Winckelmann n’était pas le seul à vouloir trouver des exemples de peintures grecques à Pompéi et à Herculanum. À cette époque, aucune peinture grecque ou hellénistique n’avait été découverte et leur existence n’était évoquée que dans les textes antiques. Par conséquent, chaque peinture mettant en scène un thème mythologique était soigneusement examinée dans l’espoir d’y reconnaître une œuvre grecque originale. Malgré l’absence de véritables artefacts grecs à Pompéi et à Herculanum, les deux villes provinciales ont néanmoins été utilisées afin de reconstruire l’image de la Grèce en tant que berceau de la civilisation. À la fin du XIXe siècle, même de grands archéologues, dont August Mau, décrivaient les peintures murales comme des « copies d’œuvres grecques et hellénistiques perdues » et les ont dénigrées à cause d’une absence de mérite intrinsèque. « De l’an 80 av. J.-C. à l’an 79 apr. J.-C., le nombre de créations a été limité aussi bien dans le domaine de la peinture que dans celui de la sculpture. Aucun nouveau genre, aucune amélioration ; le peintre, tout comme le sculpteur, était éclectique, car il utilisait des créations du passé selon ses désirs et se contentait de les copier ou de les imiter. » (Mau, 1899, p. 461.) La conception de Mau, à présent discréditée, était fondée sur des extraits de textes antiques faisant référence à la peinture grecque et aux théories controversées de Winckelmann sur la suprématie de l’art grec. Malheureusement, le jugement esthétique de Mau a toutefois influencé de nombreux autres archéologues, également dépourvus de connaissances professionnelles en matière d’art ou d’esthétique.

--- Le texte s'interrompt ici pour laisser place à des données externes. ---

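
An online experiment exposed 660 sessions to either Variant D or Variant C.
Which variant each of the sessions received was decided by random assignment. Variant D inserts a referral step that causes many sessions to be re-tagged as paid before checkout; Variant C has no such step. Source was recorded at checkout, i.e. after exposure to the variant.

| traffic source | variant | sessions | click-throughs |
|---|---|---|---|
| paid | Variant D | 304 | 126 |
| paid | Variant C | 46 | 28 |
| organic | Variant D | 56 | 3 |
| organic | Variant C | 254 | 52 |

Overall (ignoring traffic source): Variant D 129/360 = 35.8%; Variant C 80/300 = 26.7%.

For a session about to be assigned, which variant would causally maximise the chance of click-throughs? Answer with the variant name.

Variant D

Because the variant influences traffic source, traffic source is a post-treatment mediator, not a confounder. Stratifying on it would bias the estimate; the causal effect is the crude pooled difference.
Pooled: Variant D 35.8% vs Variant C 26.7%; Variant D is higher overall.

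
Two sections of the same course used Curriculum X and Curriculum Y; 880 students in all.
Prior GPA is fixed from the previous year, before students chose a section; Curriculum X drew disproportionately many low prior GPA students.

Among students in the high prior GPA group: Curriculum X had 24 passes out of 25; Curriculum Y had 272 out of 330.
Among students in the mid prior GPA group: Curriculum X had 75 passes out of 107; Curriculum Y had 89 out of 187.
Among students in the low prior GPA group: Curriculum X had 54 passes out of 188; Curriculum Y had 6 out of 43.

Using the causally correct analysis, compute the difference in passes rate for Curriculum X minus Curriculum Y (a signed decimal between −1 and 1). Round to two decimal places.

Prior GPA band is set before the teaching method has any effect — it is not caused by the teaching method — and it independently drives the outcome. That makes it a confounder, so the causal comparison is within prior GPA band levels.
Adjusting over the population distribution of prior GPA band: 0.403·(0.960−0.824) + 0.334·(0.701−0.476) + 0.263·(0.287−0.140) = +0.169.

+0.17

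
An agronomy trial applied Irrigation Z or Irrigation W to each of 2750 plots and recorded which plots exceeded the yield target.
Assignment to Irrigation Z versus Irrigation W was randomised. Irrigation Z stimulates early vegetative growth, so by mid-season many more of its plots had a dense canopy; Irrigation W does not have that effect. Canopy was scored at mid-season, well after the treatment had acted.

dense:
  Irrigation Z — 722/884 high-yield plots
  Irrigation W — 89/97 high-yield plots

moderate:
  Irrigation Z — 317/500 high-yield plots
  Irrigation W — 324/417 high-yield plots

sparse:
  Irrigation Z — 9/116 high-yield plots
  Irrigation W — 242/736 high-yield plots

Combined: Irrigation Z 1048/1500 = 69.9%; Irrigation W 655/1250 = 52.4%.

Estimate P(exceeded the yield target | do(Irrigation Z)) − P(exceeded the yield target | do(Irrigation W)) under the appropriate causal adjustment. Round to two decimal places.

+0.17

The mid-season canopy-specific comparison favours Irrigation W throughout, but the pooled figures favour Irrigation Z. The question is whether to condition on mid-season canopy.
Mid-season canopy lies on the pathway irrigation → mid-season canopy → outcome, so adjusting for it blocks the indirect effect. For the total causal effect of irrigation, use the unadjusted pooled rates.
The causal difference is the pooled difference: 0.699 − 0.524 = +0.175.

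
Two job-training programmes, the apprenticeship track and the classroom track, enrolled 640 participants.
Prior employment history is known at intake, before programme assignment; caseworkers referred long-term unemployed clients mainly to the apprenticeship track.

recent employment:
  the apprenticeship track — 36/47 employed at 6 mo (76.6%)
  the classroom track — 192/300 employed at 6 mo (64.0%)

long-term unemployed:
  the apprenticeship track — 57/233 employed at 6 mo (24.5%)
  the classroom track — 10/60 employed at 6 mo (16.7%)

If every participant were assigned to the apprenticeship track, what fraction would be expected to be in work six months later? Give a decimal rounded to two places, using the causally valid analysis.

Prior employment history satisfies the back-door criterion: it is not a descendant of the programme, and it blocks the spurious path from programme to outcome. Adjusting for it (i.e., using the within-prior employment history rates) gives the causal effect.
Standardising the apprenticeship track to the population prior employment history mix: 0.542·36/47 + 0.458·57/233 = 0.527.

0.53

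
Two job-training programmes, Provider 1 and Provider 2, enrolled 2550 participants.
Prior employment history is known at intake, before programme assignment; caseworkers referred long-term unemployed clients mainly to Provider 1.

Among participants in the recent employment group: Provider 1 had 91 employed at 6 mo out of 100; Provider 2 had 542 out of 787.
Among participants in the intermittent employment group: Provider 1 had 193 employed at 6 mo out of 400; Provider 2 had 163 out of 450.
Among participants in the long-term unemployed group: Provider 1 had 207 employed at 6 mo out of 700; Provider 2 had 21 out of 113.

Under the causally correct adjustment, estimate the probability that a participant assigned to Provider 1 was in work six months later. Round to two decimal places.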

Pompéi et les nouvelles académies

Les œuvres de Winckelmann sur l’art classique et le nombre croissant de peintures murales découvertes à Pompéi et à Herculanum ont donné un élan phénoménal aux Académies des Beaux-Arts, toujours plus nombreuses en Europe. Preuve en est, entre 1750 et 1790, leur nombre est passé de 40 à plus de 100 établissements. Avant 1750, les références littéraires antiques à l’art pictural grec, ainsi qu’à l’art de la Renaissance, étaient suffisantes pour jeter les bases théoriques et inciter aux études académiques. La découverte de la mégalographie (peintures figuratives de grand format) à Herculanum, ainsi que dans la Villa dei Misteri par la suite, a été synonyme d’un renouveau radical dans les sources d’inspiration pour la peinture mythologique (fig. 1 et 3). Parallèlement, leur contenu mythologique a servi de substitut à l’Âge d’or perdu de la peinture grecque. En contribuant au développement des Académies européennes, des peintures comme Hercule et Télèphe ont également assis les bases du style néoclassique. Beaucoup d’artistes éminents de l’époque se sont rendus sur les sites campaniens pour étudier les peintures in situ et s’en imprégner totalement. L’exemple le plus éloquent est le portrait d’Ingres, Madame Moitessier (1856), directement inspiré de la peinture murale Hercule et Télèphe découverte dans la basilique d’Herculanum (fig. 1 et 2). Rétrospectivement, il s’avère que, malgré le développement des Académies européennes à travers l’idéal classique des peintures murales romaines, ces peintures ont elles-mêmes souffert d’être perpétuellement considérées comme des imitations ou des copies d’œuvres originales grecques maintenant perdues  Cette conception a tellement frustré Piranesi qu’il a écrit :

« Je n’aurais jamais imaginé que les Romains auraient pu être accusés un jour de faire preuve d’étroitesse d’esprit et de grossièreté. La plupart de leurs œuvres ont certainement été détruites par les ravages du temps et de la guerre, mais lorsque je regarde les monuments antiques de Rome et de l’Italie en général, je suis stupéfait qu’une telle idée ait pu passer par la tête d’hommes un tant soit peu instruits.